Jacques Sapir : Cette proposition n’est pas réaliste à terme. Si l’on a deux monnaies coexistant sur le même espace économique, alors la « Loi de Gresham » (la mauvaise monnaie chasse la bonne) s’appliquera. Mais, c’est déjà ce que l’on voit à Chypre. C’est même le principal paradoxe de la crise chypriote. Pour rouvrir les banques le jeudi 28 mars, il a fallu mettre en place un cadre réglementaire extrêmement strict. Ce dernier a permis d’éviter un effondrement lors de la réouverture des banques chypriotes. Mais ces mesures ont abouti à créer deux euros dans les faits, l’un chypriote dont la fongibilité est limitée, et l’autre pour le reste de la zone Euro. Les concepteurs de ce système ne se sont pas rendus compte qu’ils administraient ainsi la démonstration que rien ne serait plus facile que de quitter la zone Euro. Tous les discours sur les aspects catastrophiques d’une telle sortie s’effondrent.
Désormais, ces contrôles sont en place, et ils ont été introduits avec l’assentiment de la Banque Centrale Européenne et de l’Eurogroupe en totale contradiction avec le Traité de Lisbonne. Cette évolution était en réalité prévisible depuis plusieurs mois.

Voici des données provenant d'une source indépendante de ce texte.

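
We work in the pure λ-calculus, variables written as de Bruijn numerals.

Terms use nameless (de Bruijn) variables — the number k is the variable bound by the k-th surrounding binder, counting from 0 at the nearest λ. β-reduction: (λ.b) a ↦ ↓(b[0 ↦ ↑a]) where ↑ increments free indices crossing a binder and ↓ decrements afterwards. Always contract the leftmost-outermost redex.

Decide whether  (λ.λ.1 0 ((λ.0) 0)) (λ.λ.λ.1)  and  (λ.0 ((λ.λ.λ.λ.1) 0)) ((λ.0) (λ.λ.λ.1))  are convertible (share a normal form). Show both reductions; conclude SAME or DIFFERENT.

Term A:
  start: (λ.λ.1 0 ((λ.0) 0)) (λ.λ.λ.1)
  →1  λ.(λ.λ.λ.1) 0 ((λ.0) 0)
  →2  λ.(λ.λ.1) ((λ.0) 0)
  →3  λ.λ.(λ.0) 1
  →4  λ.λ.1

Term B:
  start: (λ.0 ((λ.λ.λ.λ.1) 0)) ((λ.0) (λ.λ.λ.1))
  →1  (λ.0) (λ.λ.λ.1) ((λ.λ.λ.λ.1) ((λ.0) (λ.λ.λ.1)))
  →2  (λ.λ.λ.1) ((λ.λ.λ.λ.1) ((λ.0) (λ.λ.λ.1)))
  →3  λ.λ.1

Answer: SAME — A ⇓ λ.λ.1, B ⇓ λ.λ.1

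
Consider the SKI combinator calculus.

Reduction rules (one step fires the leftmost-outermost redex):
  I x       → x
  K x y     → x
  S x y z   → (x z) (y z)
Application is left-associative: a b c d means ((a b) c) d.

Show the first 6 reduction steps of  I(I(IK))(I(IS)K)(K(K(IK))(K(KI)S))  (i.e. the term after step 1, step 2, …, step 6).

Answer: after 6 steps: SK

Working:
  start: I(I(IK))(I(IS)K)(K(K(IK))(K(KI)S))
  step 1: I(IK)(I(IS)K)(K(K(IK))(K(KI)S))
  step 2: IK(I(IS)K)(K(K(IK))(K(KI)S))
  step 3: K(I(IS)K)(K(K(IK))(K(KI)S))
  step 4: I(IS)K
  step 5: ISK
  step 6: SK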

Une fois que l’on a accepté de renouer avec le principe des contrôles de capitaux, une sortie apparaît techniquement aisée à réaliser. Si l’on accepte le principe d’un démantèlement de l’Euro, cela se traduira par le retour aux monnaies nationales. Il sera alors important de coordonner les politiques de change entre les pays ayant retrouvé leur souveraineté monétaire. Ceci devrait s’appliquer entre la France, l’Italie, l’Espagne, le Portugal et la Grèce. D’autres pays pourraient progressivement venir s’adjoindre à cette coordination, qui pourrait déboucher, rapidement, sur une monnaie commune soit une monnaie venant s’ajouter et non se substituer aux monnaies existantes, et servant aux transactions commerciales et financières avec les autres pays.
Philippe Waechter : Pour moi cette question ne doit pas être et n'est pas celle du moment. Réfléchissons néanmoins autour d'elle. On pourrait imaginer une première étape avec un euro du nord et un euro du sud pour que chacun gère ses propres contraintes. Cette idée permettrait aux Etats du nord de disposer d'une marge de manœuvre qui lui serait propre, laissant les Etats du sud trouver les solutions à leurs difficultés.

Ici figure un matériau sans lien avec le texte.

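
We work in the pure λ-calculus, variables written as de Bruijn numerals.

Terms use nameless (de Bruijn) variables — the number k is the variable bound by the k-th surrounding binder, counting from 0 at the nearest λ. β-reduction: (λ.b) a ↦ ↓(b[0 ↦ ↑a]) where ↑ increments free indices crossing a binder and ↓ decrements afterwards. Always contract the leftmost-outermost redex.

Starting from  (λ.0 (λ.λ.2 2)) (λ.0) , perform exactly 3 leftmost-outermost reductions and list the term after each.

Answer: after 3 steps: λ.λ.λ.0

Reduction:
  start: (λ.0 (λ.λ.2 2)) (λ.0)
  →1  (λ.0) (λ.λ.(λ.0) (λ.0))
  →2  λ.λ.(λ.0) (λ.0)
  →3  λ.λ.λ.0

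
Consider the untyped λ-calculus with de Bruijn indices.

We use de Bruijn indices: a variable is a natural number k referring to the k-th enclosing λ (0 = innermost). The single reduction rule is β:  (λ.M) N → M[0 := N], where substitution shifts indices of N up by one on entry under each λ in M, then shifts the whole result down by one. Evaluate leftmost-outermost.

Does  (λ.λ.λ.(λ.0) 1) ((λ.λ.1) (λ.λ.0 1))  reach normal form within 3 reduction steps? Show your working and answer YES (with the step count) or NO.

  start: (λ.λ.λ.(λ.0) 1) ((λ.λ.1) (λ.λ.0 1))
  →1  λ.λ.(λ.0) 1
  →2  λ.λ.1

Answer: YES — reaches normal form λ.λ.1 in 2 ≤ 3 steps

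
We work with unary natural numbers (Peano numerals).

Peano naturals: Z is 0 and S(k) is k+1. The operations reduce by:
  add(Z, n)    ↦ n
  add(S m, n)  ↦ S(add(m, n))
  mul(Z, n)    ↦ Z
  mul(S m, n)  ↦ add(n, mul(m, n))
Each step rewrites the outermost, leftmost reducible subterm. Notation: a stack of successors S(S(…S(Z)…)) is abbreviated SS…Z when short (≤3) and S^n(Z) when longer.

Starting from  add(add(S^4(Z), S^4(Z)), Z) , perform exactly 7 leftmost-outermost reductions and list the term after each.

Answer: after 7 steps: S(S(S(add(S(add(Z, S^4(Z))), Z))))

Derivation:
  start: add(add(S^4(Z), S^4(Z)), Z)
  [1] add(S(add(SSSZ, S^4(Z))), Z)
  [2] S(add(add(SSSZ, S^4(Z)), Z))
  [3] S(add(S(add(SSZ, S^4(Z))), Z))
  [4] S(S(add(add(SSZ, S^4(Z)), Z)))
  [5] S(S(add(S(add(SZ, S^4(Z))), Z)))
  [6] S(S(S(add(add(SZ, S^4(Z)), Z))))
  [7] S(S(S(add(S(add(Z, S^4(Z))), Z))))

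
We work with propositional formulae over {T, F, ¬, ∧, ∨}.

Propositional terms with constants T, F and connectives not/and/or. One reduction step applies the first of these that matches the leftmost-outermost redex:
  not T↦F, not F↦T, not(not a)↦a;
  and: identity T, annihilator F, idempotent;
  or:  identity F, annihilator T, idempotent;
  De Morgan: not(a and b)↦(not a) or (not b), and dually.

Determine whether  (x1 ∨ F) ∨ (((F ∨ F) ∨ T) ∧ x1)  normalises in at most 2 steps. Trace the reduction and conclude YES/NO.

  start: (x1 ∨ F) ∨ (((F ∨ F) ∨ T) ∧ x1)
  [1] x1 ∨ (((F ∨ F) ∨ T) ∧ x1)
  [2] x1 ∨ (T ∧ x1)

Answer: NO — after 2 steps the term is x1 ∨ (T ∧ x1), not yet normal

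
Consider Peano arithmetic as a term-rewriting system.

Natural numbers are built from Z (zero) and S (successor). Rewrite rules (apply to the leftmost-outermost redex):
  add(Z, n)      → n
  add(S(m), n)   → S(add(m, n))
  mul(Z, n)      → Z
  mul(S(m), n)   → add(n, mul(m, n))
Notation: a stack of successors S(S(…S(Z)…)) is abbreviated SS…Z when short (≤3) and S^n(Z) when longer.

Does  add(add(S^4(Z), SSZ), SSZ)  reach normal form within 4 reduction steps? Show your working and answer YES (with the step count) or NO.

  start: add(add(S^4(Z), SSZ), SSZ)
  [1] add(S(add(SSSZ, SSZ)), SSZ)
  [2] S(add(add(SSSZ, SSZ), SSZ))
  [3] S(add(S(add(SSZ, SSZ)), SSZ))
  [4] S(S(add(add(SSZ, SSZ), SSZ)))

Answer: NO — after 4 steps the term is S(S(add(add(SSZ, SSZ), SSZ))), not yet normal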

Cette configuration n'a cependant pas de sens. En effet, les pays du sud dont l'activité se contracte rapidement peuvent avoir intérêt à retrouver leur monnaie pour dévaluer et espérer retrouver des capacités de croissance à moyen terme. Donc, aucun pays n'a intérêt à se lier les mains par la mise en place d'un euro du sud avant que la valeur de sa monnaie soit stabilisée. Cela prendra alors du temps. Cela sera porteur de fortes divergences de comportement entre temps.
Un euro du nord aurait probablement tendance à s'apprécier. Il n'est pas certain que tous les pays y participant y aient intérêt. La France, pour laquelle existent des questions sur sa compétitivité, n'aurait aucun intérêt à être associée à une monnaie qui s'apprécie. Le risque est que de crise en crise, après une séparation entre euro du nord et du sud, il n'y ait de stabilité qu'avec 17 pays et 17 monnaies. La conséquence serait un adieu alors au rêve européen puisque les rapports de force entre les Etats auraient changé de façon radicale.

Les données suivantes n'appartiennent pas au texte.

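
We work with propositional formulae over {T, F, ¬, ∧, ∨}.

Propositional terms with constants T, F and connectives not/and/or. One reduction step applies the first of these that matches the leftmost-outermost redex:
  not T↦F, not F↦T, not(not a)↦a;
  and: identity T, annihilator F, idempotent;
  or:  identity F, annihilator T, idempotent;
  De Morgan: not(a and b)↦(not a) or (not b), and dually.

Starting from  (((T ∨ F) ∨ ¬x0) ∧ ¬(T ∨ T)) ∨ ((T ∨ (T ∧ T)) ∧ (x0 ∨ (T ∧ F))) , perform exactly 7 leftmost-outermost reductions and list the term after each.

  start: (((T ∨ F) ∨ ¬x0) ∧ ¬(T ∨ T)) ∨ ((T ∨ (T ∧ T)) ∧ (x0 ∨ (T ∧ F)))
  [1] ((T ∨ ¬x0) ∧ ¬(T ∨ T)) ∨ ((T ∨ (T ∧ T)) ∧ (x0 ∨ (T ∧ F)))
  [2] (T ∧ ¬(T ∨ T)) ∨ ((T ∨ (T ∧ T)) ∧ (x0 ∨ (T ∧ F)))
  [3] ¬(T ∨ T) ∨ ((T ∨ (T ∧ T)) ∧ (x0 ∨ (T ∧ F)))
  [4] (¬T ∧ ¬T) ∨ ((T ∨ (T ∧ T)) ∧ (x0 ∨ (T ∧ F)))
  [5] ¬T ∨ ((T ∨ (T ∧ T)) ∧ (x0 ∨ (T ∧ F)))
  [6] F ∨ ((T ∨ (T ∧ T)) ∧ (x0 ∨ (T ∧ F)))
  [7] (T ∨ (T ∧ T)) ∧ (x0 ∨ (T ∧ F))

Answer: after 7 steps: (T ∨ (T ∧ T)) ∧ (x0 ∨ (T ∧ F))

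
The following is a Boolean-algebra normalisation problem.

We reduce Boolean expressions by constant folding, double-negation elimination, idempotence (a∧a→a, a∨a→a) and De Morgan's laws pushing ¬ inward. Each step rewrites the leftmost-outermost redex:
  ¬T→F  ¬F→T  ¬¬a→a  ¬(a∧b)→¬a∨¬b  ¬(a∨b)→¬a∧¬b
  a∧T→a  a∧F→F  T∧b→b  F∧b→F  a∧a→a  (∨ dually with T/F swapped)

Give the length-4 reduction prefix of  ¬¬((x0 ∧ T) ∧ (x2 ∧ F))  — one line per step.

Answer: after 4 steps: F

Derivation:
  start: ¬¬((x0 ∧ T) ∧ (x2 ∧ F))
  step 1: (x0 ∧ T) ∧ (x2 ∧ F)
  step 2: x0 ∧ (x2 ∧ F)
  step 3: x0 ∧ F
  step 4: F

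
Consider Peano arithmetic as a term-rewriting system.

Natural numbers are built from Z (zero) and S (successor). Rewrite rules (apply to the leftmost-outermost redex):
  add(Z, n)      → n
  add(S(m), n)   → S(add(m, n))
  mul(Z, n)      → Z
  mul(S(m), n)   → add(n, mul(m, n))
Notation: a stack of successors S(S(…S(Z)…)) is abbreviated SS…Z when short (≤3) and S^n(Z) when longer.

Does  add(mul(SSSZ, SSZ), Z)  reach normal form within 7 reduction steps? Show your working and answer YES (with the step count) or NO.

Answer: NO — after 7 steps the term is S(S(add(add(SSZ, mul(SZ, SSZ)), Z))), not yet normal

Derivation:
  start: add(mul(SSSZ, SSZ), Z)
  [1] add(add(SSZ, mul(SSZ, SSZ)), Z)
  [2] add(S(add(SZ, mul(SSZ, SSZ))), Z)
  [3] S(add(add(SZ, mul(SSZ, SSZ)), Z))
  [4] S(add(S(add(Z, mul(SSZ, SSZ))), Z))
  [5] S(S(add(add(Z, mul(SSZ, SSZ)), Z)))
  [6] S(S(add(mul(SSZ, SSZ), Z)))
  [7] S(S(add(add(SSZ, mul(SZ, SSZ)), Z)))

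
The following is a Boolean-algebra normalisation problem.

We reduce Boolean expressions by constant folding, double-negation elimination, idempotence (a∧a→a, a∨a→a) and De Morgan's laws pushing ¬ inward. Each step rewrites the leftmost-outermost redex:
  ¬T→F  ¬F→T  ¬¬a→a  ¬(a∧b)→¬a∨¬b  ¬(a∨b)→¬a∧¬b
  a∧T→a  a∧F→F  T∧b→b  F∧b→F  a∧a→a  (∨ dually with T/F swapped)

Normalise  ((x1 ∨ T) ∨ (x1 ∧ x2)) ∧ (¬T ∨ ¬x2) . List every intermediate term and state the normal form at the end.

  start: ((x1 ∨ T) ∨ (x1 ∧ x2)) ∧ (¬T ∨ ¬x2)
  step 1: (T ∨ (x1 ∧ x2)) ∧ (¬T ∨ ¬x2)
  step 2: T ∧ (¬T ∨ ¬x2)
  step 3: ¬T ∨ ¬x2
  step 4: F ∨ ¬x2
  step 5: ¬x2

Answer: normal form = ¬x2  (in 5 steps)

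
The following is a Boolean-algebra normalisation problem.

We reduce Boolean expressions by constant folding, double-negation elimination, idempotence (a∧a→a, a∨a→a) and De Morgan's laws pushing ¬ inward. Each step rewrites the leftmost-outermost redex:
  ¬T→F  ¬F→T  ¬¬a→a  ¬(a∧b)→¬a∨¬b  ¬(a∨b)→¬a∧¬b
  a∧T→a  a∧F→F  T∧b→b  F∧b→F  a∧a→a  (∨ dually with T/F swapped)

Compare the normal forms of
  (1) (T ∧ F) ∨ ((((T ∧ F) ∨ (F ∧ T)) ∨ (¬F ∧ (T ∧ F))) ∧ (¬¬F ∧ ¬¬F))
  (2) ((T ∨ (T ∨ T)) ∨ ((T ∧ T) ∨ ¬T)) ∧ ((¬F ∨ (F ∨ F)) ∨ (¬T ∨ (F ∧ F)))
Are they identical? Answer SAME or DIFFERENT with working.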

Selon Bernd Lucke, les pays du Nord semblent "semblent actuellement bénéficier de la misère des Etats d'Europe du Sud, parce que la totalité des flux de capitaux quittent ces pays pour se diriger vers l'Allemagne, les Pays-Bas" aidant ainsi ces derniers à "réaliser des investissements à faibles coûts [...] au détriment des pays d'Europe du Sud". L'euro a t-il créé cette situation où, contrairement à ses objectifs initiaux qui consistaient à faire converger les économies européennes, le succès des uns s'exerce au détriment des autres ?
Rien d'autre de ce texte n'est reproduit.